The Governor’s Office of Highway Safety is joining pedestrian and bicycle safety partners to remind both walkers and riders to wear reflective gear as winter continues and days remain darker.
Data shows that in 2012, there were an estimated 132 pedestrian fatalities in Georgia. That accounts for 11 percent of all traffic deaths. While that number is below the national average of 14 percent, it still accounts for far too many deaths, the majority of which are happening at night. In 2011, 70 percent of all nationwide pedestrian fatalities happened at night, with 32 percent happening between 8 p.m. and midnight and 24 percent happening between midnight and 4 a.m.
“Walking, jogging or riding your bike is a great way to get exercise as well as being a necessity for many people getting to and from work,” said GOHS Director Harris Blackwood. “But we want to make sure people are being safe as pedestrians and cyclists. This is the darkest time of year so it’s essential that you wear bright clothes and reflective gear to stay safe on our roads.”
While pedestrians can help keep themselves safe by always walking on sidewalks and crossing at crosswalks where available, cyclists can also stay safe by riding with the flow of traffic, said officials. In Georgia, cyclists also have the added benefit of a relatively new law requiring vehicles to pass cyclists with a minimum of three feet.

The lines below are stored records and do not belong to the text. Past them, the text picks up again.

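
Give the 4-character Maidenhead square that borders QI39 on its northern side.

Latitude square 9; +1 → 10, wraps to 0, carry into field.
Latitude field I = 8; +1 → 9 = J.
The longitude characters are unchanged.

QJ30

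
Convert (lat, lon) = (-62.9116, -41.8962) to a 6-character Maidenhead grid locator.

GC97bc

Add 180° to longitude and 90° to latitude: 138.1038, 27.0884.
Field: lon ⌊138.1038/20⌋ = 6 → G; lat ⌊27.0884/10⌋ = 2 → C.
Square: lon ⌊18.1038/2⌋ = 9; lat ⌊7.0884/1⌋ = 7.
Subsquare: lon ⌊0.1038/0.0833333⌋ = 1 → b; lat ⌊0.0884/0.0416667⌋ = 2 → c.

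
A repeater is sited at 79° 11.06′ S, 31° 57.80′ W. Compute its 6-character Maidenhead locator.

HB40at

Add 180° to longitude and 90° to latitude: 148.0367, 10.8157.
Field: lon ⌊148.0367/20⌋ = 7 → H; lat ⌊10.8157/10⌋ = 1 → B.
Square: lon ⌊8.0367/2⌋ = 4; lat ⌊0.8157/1⌋ = 0.
Subsquare: lon ⌊0.0367/0.0833333⌋ = 0 → a; lat ⌊0.8157/0.0416667⌋ = 19 → t.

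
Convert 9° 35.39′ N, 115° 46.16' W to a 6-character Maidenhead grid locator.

DJ29co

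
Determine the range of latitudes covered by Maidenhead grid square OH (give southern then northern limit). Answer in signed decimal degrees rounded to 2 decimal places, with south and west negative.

Field O=14, H=7: +14·20° lon, +7·10° lat → SW at lon 100°, lat -20°.
Cell spans 20° lon × 10° lat.
south -20.00, north -10.00.

-20.00, -10.00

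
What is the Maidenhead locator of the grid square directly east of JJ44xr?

Longitude subsquare x = 23; +1 → 24, wraps to 0 = a, carry into square.
Longitude square 4; +1 → 5.
The latitude characters are unchanged.

JJ54ar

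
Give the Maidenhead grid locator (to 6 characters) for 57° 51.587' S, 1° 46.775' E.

JD02vd

Add 180° to longitude and 90° to latitude: 181.7796, 32.1402.
Field (20°×10°, letters A–R): 181.7796/20 → 9 → J, 32.1402/10 → 3 → D; chars JD.
Square (2°×1°, digits 0–9): 1.7796/2 → 0, 2.1402/1 → 2; chars 02.
Subsquare (5′×2.5′, letters a–x): 1.7796/0.0833333 → 21 → v, 0.1402/0.0416667 → 3 → d; chars vd.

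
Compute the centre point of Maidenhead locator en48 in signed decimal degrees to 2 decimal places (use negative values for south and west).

Field E=4, N=13: +4·20° lon, +13·10° lat → SW at lon -100°, lat 40°.
Square 4, 8: +4·2° lon, +8·1° lat → SW at lon -92°, lat 48°.
Cell spans 2° lon × 1° lat. Centre is SW corner plus half of each.
latitude 48.50, longitude -91.00.

48.50, -91.00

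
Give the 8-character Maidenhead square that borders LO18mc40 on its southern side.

Latitude extended square 0; −1 → -1, wraps to 9, carry into subsquare.
Latitude subsquare c = 2; −1 → 1 = b.
The longitude characters are unchanged.

LO18mb49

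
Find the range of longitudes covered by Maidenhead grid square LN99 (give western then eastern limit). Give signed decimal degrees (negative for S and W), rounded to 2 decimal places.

Field L=11, N=13: +11·20° lon, +13·10° lat → SW at lon 40°, lat 40°.
Square 9, 9: +9·2° lon, +9·1° lat → SW at lon 58°, lat 49°.
Cell spans 2° lon × 1° lat.
west 58.00, east 60.00.

58.00, 60.00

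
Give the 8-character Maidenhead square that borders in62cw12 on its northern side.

IN62cw13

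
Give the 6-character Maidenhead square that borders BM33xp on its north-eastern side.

BM43aq

Longitude subsquare x = 23; +1 → 24, wraps to 0 = a, carry into square.
Longitude square 3; +1 → 4.
Latitude subsquare p = 15; +1 → 16 = q.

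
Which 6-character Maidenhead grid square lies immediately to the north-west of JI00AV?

Longitude subsquare a = 0; −1 → -1, wraps to 23 = x, carry into square.
Longitude square 0; −1 → -1, wraps to 9, carry into field.
Longitude field J = 9; −1 → 8 = I.
Latitude subsquare v = 21; +1 → 22 = w.

II90xw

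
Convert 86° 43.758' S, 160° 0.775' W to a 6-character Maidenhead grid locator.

AA93xg

Shift to the Maidenhead origin (180°W, 90°S): lon 19.9871, lat 3.2707.
Field: 19.9871/20 → 0 → A, 3.2707/10 → 0 → A; chars AA.
Square: 19.9871/2 → 9, 3.2707/1 → 3; chars 93.
Subsquare: 1.9871/0.0833333 → 23 → x, 0.2707/0.0416667 → 6 → g; chars xg.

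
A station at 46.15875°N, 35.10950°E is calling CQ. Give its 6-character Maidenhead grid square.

KN76nd

Shift to the Maidenhead origin (180°W, 90°S): lon 215.1095, lat 136.1587.
Field: 215.1095/20 → 10 → K, 136.1587/10 → 13 → N; chars KN.
Square: 15.1095/2 → 7, 6.1587/1 → 6; chars 76.
Subsquare: 1.1095/0.0833333 → 13 → n, 0.1587/0.0416667 → 3 → d; chars nd.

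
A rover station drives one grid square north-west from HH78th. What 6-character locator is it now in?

HH78si

Longitude subsquare t = 19; −1 → 18 = s.
Latitude subsquare h = 7; +1 → 8 = i.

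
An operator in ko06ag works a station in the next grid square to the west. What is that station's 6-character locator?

JO96xg

Longitude subsquare a = 0; −1 → -1, wraps to 23 = x, carry into square.
Longitude square 0; −1 → -1, wraps to 9, carry into field.
Longitude field K = 10; −1 → 9 = J.
The latitude characters are unchanged.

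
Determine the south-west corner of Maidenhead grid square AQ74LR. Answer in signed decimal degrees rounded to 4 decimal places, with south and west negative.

74.7083, -165.0833

Field A=0, Q=16: +0·20° lon, +16·10° lat → SW at lon -180°, lat 70°.
Square 7, 4: +7·2° lon, +4·1° lat → SW at lon -166°, lat 74°.
Subsquare l=11, r=17: +11·0.0833333° lon, +17·0.0416667° lat → SW at lon -165.083°, lat 74.7083°.
latitude 74.7083, longitude -165.0833.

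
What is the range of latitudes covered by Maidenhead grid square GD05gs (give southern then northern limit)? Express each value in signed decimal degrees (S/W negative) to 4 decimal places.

-54.2500, -54.2083

Field G=6, D=3: +6·20° lon, +3·10° lat → SW at lon -60°, lat -60°.
Square 0, 5: +0·2° lon, +5·1° lat → SW at lon -60°, lat -55°.
Subsquare g=6, s=18: +6·0.0833333° lon, +18·0.0416667° lat → SW at lon -59.5°, lat -54.25°.
Cell spans 0.0833333° lon × 0.0416667° lat.
south -54.2500, north -54.2083.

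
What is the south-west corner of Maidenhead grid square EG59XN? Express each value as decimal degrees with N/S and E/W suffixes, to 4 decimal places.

20.4583° S, 88.0833° W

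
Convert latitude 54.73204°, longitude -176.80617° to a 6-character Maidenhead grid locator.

Add 180° to longitude and 90° to latitude: 3.1938, 144.7320.
Field: lon ⌊3.1938/20⌋ = 0 → A; lat ⌊144.7320/10⌋ = 14 → O.
Square: lon ⌊3.1938/2⌋ = 1; lat ⌊4.7320/1⌋ = 4.
Subsquare: lon ⌊1.1938/0.0833333⌋ = 14 → o; lat ⌊0.7320/0.0416667⌋ = 17 → r.

AO14or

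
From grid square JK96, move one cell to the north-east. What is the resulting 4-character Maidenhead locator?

Longitude square 9; +1 → 10, wraps to 0, carry into field.
Longitude field J = 9; +1 → 10 = K.
Latitude square 6; +1 → 7.

KK07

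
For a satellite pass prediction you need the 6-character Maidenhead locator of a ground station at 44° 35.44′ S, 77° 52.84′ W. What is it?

Add 180° to longitude and 90° to latitude: 102.1193, 45.4093.
Field: lon ⌊102.1193/20⌋ = 5 → F; lat ⌊45.4093/10⌋ = 4 → E.
Square: lon ⌊2.1193/2⌋ = 1; lat ⌊5.4093/1⌋ = 5.
Subsquare: lon ⌊0.1193/0.0833333⌋ = 1 → b; lat ⌊0.4093/0.0416667⌋ = 9 → j.

FE15bj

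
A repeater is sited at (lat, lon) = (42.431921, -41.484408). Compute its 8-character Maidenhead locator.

Offset from 180°W / 90°S: lon 138.51559°, lat 132.43192°.
Field: 138.51559/20 → 6 → G, 132.43192/10 → 13 → N; chars GN.
Square: 18.51559/2 → 9, 2.43192/1 → 2; chars 92.
Subsquare: 0.51559/0.0833333 → 6 → g, 0.43192/0.0416667 → 10 → k; chars gk.
Extended square: 0.01559/0.00833333 → 1, 0.01525/0.00416667 → 3; chars 13.

GN92gk13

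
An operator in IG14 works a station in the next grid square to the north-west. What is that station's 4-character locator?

IG05

Longitude square 1; −1 → 0.
Latitude square 4; +1 → 5.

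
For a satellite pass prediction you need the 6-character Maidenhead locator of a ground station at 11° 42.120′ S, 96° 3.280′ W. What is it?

Add 180° to longitude and 90° to latitude: 83.9453, 78.2980.
Field: 83.9453/20 → 4 → E, 78.2980/10 → 7 → H; chars EH.
Square: 3.9453/2 → 1, 8.2980/1 → 8; chars 18.
Subsquare: 1.9453/0.0833333 → 23 → x, 0.2980/0.0416667 → 7 → h; chars xh.

EH18xh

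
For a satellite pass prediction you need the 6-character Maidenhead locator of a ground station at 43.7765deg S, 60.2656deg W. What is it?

FE96uf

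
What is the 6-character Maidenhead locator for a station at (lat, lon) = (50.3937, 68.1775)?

MO40cj

Add 180° to longitude and 90° to latitude: 248.1775, 140.3937.
Field: 248.1775/20 → 12 → M, 140.3937/10 → 14 → O; chars MO.
Square: 8.1775/2 → 4, 0.3937/1 → 0; chars 40.
Subsquare: 0.1775/0.0833333 → 2 → c, 0.3937/0.0416667 → 9 → j; chars cj.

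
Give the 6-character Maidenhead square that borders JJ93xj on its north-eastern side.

Longitude subsquare x = 23; +1 → 24, wraps to 0 = a, carry into square.
Longitude square 9; +1 → 10, wraps to 0, carry into field.
Longitude field J = 9; +1 → 10 = K.
Latitude subsquare j = 9; +1 → 10 = k.

KJ03ak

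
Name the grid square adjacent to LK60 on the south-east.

Longitude square 6; +1 → 7.
Latitude square 0; −1 → -1, wraps to 9, carry into field.
Latitude field K = 10; −1 → 9 = J.

LJ79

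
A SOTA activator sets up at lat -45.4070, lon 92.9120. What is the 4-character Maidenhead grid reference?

NE64

Shift to the Maidenhead origin (180°W, 90°S): lon 272.91, lat 44.59.
Field: 272.91/20 → 13 → N, 44.59/10 → 4 → E; chars NE.
Square: 12.91/2 → 6, 4.59/1 → 4; chars 64.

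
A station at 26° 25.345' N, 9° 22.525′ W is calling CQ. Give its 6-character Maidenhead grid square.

IL56hk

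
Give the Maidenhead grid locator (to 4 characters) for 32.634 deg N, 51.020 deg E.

LM52

Add 180° to longitude and 90° to latitude: 231.02, 122.63.
Field: lon ⌊231.02/20⌋ = 11 → L; lat ⌊122.63/10⌋ = 12 → M.
Square: lon ⌊11.02/2⌋ = 5; lat ⌊2.63/1⌋ = 2.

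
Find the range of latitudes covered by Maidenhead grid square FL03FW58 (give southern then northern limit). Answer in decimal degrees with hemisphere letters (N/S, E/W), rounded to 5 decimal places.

Field F=5, L=11: +5·20° lon, +11·10° lat → SW at lon -80°, lat 20°.
Square 0, 3: +0·2° lon, +3·1° lat → SW at lon -80°, lat 23°.
Subsquare f=5, w=22: +5·0.0833333° lon, +22·0.0416667° lat → SW at lon -79.5833°, lat 23.9167°.
Extended square 5, 8: +5·0.00833333° lon, +8·0.00416667° lat → SW at lon -79.5417°, lat 23.95°.
Cell spans 0.00833333° lon × 0.00416667° lat.
south 23.95000° N, north 23.95417° N.

23.95000° N, 23.95417° N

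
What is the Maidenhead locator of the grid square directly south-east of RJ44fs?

RJ44gr

Longitude subsquare f = 5; +1 → 6 = g.
Latitude subsquare s = 18; −1 → 17 = r.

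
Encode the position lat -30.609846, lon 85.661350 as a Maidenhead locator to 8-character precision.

Add 180° to longitude and 90° to latitude: 265.66135, 59.39015.
Field: 265.66135/20 → 13 → N, 59.39015/10 → 5 → F; chars NF.
Square: 5.66135/2 → 2, 9.39015/1 → 9; chars 29.
Subsquare: 1.66135/0.0833333 → 19 → t, 0.39015/0.0416667 → 9 → j; chars tj.
Extended square: 0.07802/0.00833333 → 9, 0.01515/0.00416667 → 3; chars 93.

NF29tj93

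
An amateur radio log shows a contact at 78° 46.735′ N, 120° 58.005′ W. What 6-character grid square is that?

Offset from 180°W / 90°S: lon 59.0332°, lat 168.7789°.
Field: lon ⌊59.0332/20⌋ = 2 → C; lat ⌊168.7789/10⌋ = 16 → Q.
Square: lon ⌊19.0332/2⌋ = 9; lat ⌊8.7789/1⌋ = 8.
Subsquare: lon ⌊1.0332/0.0833333⌋ = 12 → m; lat ⌊0.7789/0.0416667⌋ = 18 → s.

CQ98ms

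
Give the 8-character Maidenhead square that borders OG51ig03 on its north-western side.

OG51hg94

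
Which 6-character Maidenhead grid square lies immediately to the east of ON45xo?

ON55ao

Longitude subsquare x = 23; +1 → 24, wraps to 0 = a, carry into square.
Longitude square 4; +1 → 5.
The latitude characters are unchanged.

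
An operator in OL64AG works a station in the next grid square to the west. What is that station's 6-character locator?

Longitude subsquare a = 0; −1 → -1, wraps to 23 = x, carry into square.
Longitude square 6; −1 → 5.
The latitude characters are unchanged.

OL54xg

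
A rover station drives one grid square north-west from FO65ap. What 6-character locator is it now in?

FO55xq

Longitude subsquare a = 0; −1 → -1, wraps to 23 = x, carry into square.
Longitude square 6; −1 → 5.
Latitude subsquare p = 15; +1 → 16 = q.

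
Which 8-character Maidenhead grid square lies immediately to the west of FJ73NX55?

FJ73nx45

Longitude extended square 5; −1 → 4.
The latitude characters are unchanged.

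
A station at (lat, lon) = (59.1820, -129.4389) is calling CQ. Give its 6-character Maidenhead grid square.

Offset from 180°W / 90°S: lon 50.5611°, lat 149.1820°.
Field: 50.5611/20 → 2 → C, 149.1820/10 → 14 → O; chars CO.
Square: 10.5611/2 → 5, 9.1820/1 → 9; chars 59.
Subsquare: 0.5611/0.0833333 → 6 → g, 0.1820/0.0416667 → 4 → e; chars ge.

CO59ge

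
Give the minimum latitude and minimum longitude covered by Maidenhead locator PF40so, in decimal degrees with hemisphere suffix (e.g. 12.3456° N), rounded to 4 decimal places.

39.4167° S, 129.5000° E

Field P=15, F=5: +15·20° lon, +5·10° lat → SW at lon 120°, lat -40°.
Square 4, 0: +4·2° lon, +0·1° lat → SW at lon 128°, lat -40°.
Subsquare s=18, o=14: +18·0.0833333° lon, +14·0.0416667° lat → SW at lon 129.5°, lat -39.4167°.
latitude 39.4167° S, longitude 129.5000° E.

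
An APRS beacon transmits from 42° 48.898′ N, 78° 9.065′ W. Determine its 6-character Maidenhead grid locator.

FN02wt

Shift to the Maidenhead origin (180°W, 90°S): lon 101.8489, lat 132.8150.
Field (20°×10°, letters A–R): lon ⌊101.8489/20⌋ = 5 → F; lat ⌊132.8150/10⌋ = 13 → N.
Square (2°×1°, digits 0–9): lon ⌊1.8489/2⌋ = 0; lat ⌊2.8150/1⌋ = 2.
Subsquare (5′×2.5′, letters a–x): lon ⌊1.8489/0.0833333⌋ = 22 → w; lat ⌊0.8150/0.0416667⌋ = 19 → t.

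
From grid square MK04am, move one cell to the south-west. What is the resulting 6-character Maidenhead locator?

Longitude subsquare a = 0; −1 → -1, wraps to 23 = x, carry into square.
Longitude square 0; −1 → -1, wraps to 9, carry into field.
Longitude field M = 12; −1 → 11 = L.
Latitude subsquare m = 12; −1 → 11 = l.

LK94xl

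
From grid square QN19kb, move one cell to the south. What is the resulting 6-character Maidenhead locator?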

Both can be helped by wearing bright clothes and making sure reflectors are properly displayed on bicycles.
“The easiest way for pedestrian, cyclists and motorists to share the road safely is for everyone to be aware of their surroundings” said Director Blackwood. “Wearing reflective clothes, especially now when the days are shorter, is an easy way to keep yourself visible.”
Here are safety tips for both drivers and pedestrians and cyclists:
Pedestrians: Walk on a sidewalk whenever available; walk facing traffic if no sidewalk is available; cross at crosswalks; cross in a well-lit area if no crosswalk is available; make eye contact with drivers as they approach you; wear reflective materials; and refrain from using cell phones, ear phones or other electronic devices while walking to minimize distractions.
Cyclists: Ride on the road; obey all traffic laws; use front and rear lights if riding in low-light or at night; flow with traffic and signal your intentions; wear bright, reflective clothing; maintain a consistent line of travel; don’t weave in and out of lanes.
Motorists: Look out for pedestrians everywhere; be prepared to stop when approaching a crosswalk; be on the lookout for pedestrians in hard-to-see conditions; never pass vehicles at a crosswalk; give cyclists three feet of passing space; refrain from tailgating a cyclist.